As a priest you see many people come to the end of their earthly path. It is difficult to be with people who do not have faith in or have a very weak relationship with God. Perhaps it happens, but I have never seen anyone go to his or her death in peace in that situation. It is tragic. What else can it be? There is no hope. Eventually the one who says they are Okay with being dead will face the abyss and may be brave, but has no hope. And if there is no hope there can be no joy.
The flip side of that coin concerns those who believe in God and have worked on their relationship with Him. There may still be a certain amount of fear (I fear dying more than death I suppose) but in the end there can be peace, hope, even joy. Mom went like that. Though she was in pain, she went as they said John Paul II went, as if she passed from one room to another. Dad however will go kicking and screaming into a dark night.
That is the gift of God to us. We are asked to contemplate that this Holy Week. Because of Christ, death has been redefined. A good Christian may still fear leaving the known for the unknown, but at least there is still an unknown awaiting you as opposed to nothingness. Even if we face a firing squad and there is no chance of escaping it, we still have hope and that hope awaits us on the other side of the Cross.
6 comments:
Wow. That's some intense stuff...it must be very hard on you and your sister.
That's the sad thing about atheism/agnosticism....to be living for no true end, to not recognize that to which we are all directed.
I like your last line..."the other side of the cross." That's such a great way of putting it, definitely worthy of meditation!
Good heavens, your dad must've won the Best Looking Man in Ohio award.
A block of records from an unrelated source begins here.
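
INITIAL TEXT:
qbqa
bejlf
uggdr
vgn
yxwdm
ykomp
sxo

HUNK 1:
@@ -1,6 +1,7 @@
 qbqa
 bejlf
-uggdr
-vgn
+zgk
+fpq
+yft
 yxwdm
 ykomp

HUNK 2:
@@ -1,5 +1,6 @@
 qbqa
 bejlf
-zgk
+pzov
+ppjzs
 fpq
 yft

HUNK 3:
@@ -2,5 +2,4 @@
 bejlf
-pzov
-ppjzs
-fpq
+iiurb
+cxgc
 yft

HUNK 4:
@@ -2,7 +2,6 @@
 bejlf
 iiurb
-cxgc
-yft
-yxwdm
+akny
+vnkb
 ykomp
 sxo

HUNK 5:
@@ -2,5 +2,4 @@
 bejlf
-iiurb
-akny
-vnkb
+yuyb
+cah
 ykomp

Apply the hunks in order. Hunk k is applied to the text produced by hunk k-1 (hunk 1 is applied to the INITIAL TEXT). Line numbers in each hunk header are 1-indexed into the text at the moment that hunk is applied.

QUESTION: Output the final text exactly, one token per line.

Hunk 1: at line 1 remove [uggdr,vgn] add [zgk,fpq,yft] -> 8 lines: qbqa bejlf zgk fpq yft yxwdm ykomp sxo
Hunk 2: at line 1 remove [zgk] add [pzov,ppjzs] -> 9 lines: qbqa bejlf pzov ppjzs fpq yft yxwdm ykomp sxo
Hunk 3: at line 2 remove [pzov,ppjzs,fpq] add [iiurb,cxgc] -> 8 lines: qbqa bejlf iiurb cxgc yft yxwdm ykomp sxo
Hunk 4: at line 2 remove [cxgc,yft,yxwdm] add [akny,vnkb] -> 7 lines: qbqa bejlf iiurb akny vnkb ykomp sxo
Hunk 5: at line 2 remove [iiurb,akny,vnkb] add [yuyb,cah] -> 6 lines: qbqa bejlf yuyb cah ykomp sxo

Answer: qbqa
bejlf
yuyb
cah
ykomp
sxo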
Repeatedly. :-) No doubt a number of us have remembered him in prayer these past few months. No doubt we all have a resister-of-grace in our families, too. But what is human resistance to God Who desired everyone into being? And what is that to Mary, who has obtained graces for them, her children from the Cross. When our insides seize up in fear for someone's soul, she can hear it. She's a mom. She hears it best in our prayers. The Rosary (in a way) is like 5 loaves we offer her to give to Jesus, with which to feed the crowd. What mother can stand a hungry one amongst us?
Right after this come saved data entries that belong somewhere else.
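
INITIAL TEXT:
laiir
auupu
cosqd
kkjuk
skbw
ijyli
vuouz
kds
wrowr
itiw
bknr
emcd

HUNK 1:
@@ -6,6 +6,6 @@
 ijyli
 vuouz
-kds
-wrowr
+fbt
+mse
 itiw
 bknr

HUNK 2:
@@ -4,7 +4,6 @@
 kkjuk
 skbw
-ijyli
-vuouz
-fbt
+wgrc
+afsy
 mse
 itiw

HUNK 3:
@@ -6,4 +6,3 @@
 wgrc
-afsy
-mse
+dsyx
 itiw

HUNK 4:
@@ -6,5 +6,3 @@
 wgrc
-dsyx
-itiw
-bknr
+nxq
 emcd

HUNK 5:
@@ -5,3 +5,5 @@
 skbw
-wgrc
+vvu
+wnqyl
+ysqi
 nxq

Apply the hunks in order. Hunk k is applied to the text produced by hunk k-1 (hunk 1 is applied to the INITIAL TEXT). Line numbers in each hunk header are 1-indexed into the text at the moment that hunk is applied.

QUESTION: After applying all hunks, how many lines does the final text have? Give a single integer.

Answer: 10

Derivation:
Hunk 1: at line 6 remove [kds,wrowr] add [fbt,mse] -> 12 lines: laiir auupu cosqd kkjuk skbw ijyli vuouz fbt mse itiw bknr emcd
Hunk 2: at line 4 remove [ijyli,vuouz,fbt] add [wgrc,afsy] -> 11 lines: laiir auupu cosqd kkjuk skbw wgrc afsy mse itiw bknr emcd
Hunk 3: at line 6 remove [afsy,mse] add [dsyx] -> 10 lines: laiir auupu cosqd kkjuk skbw wgrc dsyx itiw bknr emcd
Hunk 4: at line 6 remove [dsyx,itiw,bknr] add [nxq] -> 8 lines: laiir auupu cosqd kkjuk skbw wgrc nxq emcd
Hunk 5: at line 5 remove [wgrc] add [vvu,wnqyl,ysqi] -> 10 lines: laiir auupu cosqd kkjuk skbw vvu wnqyl ysqi nxq emcd
Final line count: 10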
Sometimes--perhaps even most times--we aren't aware of what is going on in our soul, so least of all can we know what's going on in another's, for that is God's domain. It would be like entering the shroud of a caterpillar. We can't. Those around this chrysalis, even when it looks bad, when it looks like death has won, can only hope for a butterfly to come, somehow.. somehow. But we Catholics can pray and make offerings for that transformation. We always have hope. We'll remember your dad and all our own cocooned, this week.
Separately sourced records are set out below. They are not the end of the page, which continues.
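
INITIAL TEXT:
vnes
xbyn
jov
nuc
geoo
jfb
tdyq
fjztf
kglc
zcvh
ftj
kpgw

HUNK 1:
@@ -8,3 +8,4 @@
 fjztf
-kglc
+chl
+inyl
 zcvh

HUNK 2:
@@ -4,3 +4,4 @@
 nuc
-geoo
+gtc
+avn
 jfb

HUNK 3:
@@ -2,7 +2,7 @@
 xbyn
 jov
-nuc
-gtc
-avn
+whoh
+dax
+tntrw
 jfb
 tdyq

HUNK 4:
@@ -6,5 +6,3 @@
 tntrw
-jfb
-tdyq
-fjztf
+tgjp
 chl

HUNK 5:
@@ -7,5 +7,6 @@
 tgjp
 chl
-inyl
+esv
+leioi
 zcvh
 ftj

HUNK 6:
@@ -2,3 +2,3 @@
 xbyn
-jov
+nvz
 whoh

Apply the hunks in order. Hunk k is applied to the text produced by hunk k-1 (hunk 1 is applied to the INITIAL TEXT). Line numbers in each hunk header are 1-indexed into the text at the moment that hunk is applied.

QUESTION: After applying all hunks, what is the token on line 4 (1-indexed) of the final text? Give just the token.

Hunk 1: at line 8 remove [kglc] add [chl,inyl] -> 13 lines: vnes xbyn jov nuc geoo jfb tdyq fjztf chl inyl zcvh ftj kpgw
Hunk 2: at line 4 remove [geoo] add [gtc,avn] -> 14 lines: vnes xbyn jov nuc gtc avn jfb tdyq fjztf chl inyl zcvh ftj kpgw
Hunk 3: at line 2 remove [nuc,gtc,avn] add [whoh,dax,tntrw] -> 14 lines: vnes xbyn jov whoh dax tntrw jfb tdyq fjztf chl inyl zcvh ftj kpgw
Hunk 4: at line 6 remove [jfb,tdyq,fjztf] add [tgjp] -> 12 lines: vnes xbyn jov whoh dax tntrw tgjp chl inyl zcvh ftj kpgw
Hunk 5: at line 7 remove [inyl] add [esv,leioi] -> 13 lines: vnes xbyn jov whoh dax tntrw tgjp chl esv leioi zcvh ftj kpgw
Hunk 6: at line 2 remove [jov] add [nvz] -> 13 lines: vnes xbyn nvz whoh dax tntrw tgjp chl esv leioi zcvh ftj kpgw
Final line 4: whoh

Answer: whoh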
Though a sinner like me may have prayers of little value, I will pray for your father.
Fr., what a very interesting post. I pray that your father finds his way back to God.
Fr,
I found your site through New Advent and I love it, especially the Monday Diary. Unfortunately, it might become an ersatz for interacting with my local priest; I'm an American in Germany, and besides seeing him from the back of the church (my 2-year-old comments too much on mass to get closer to the altar), I only see our priest scurrying from one appointment or duty to another.
So in this day of drive-by priests, thank you for your blog!
Bless,
Anika
ps I recently read Graham Greene's "The Power and the Glory" - the end of your post reminded me of it. I hope your dad finds his way...
You are a neat guy - your father must be very proud.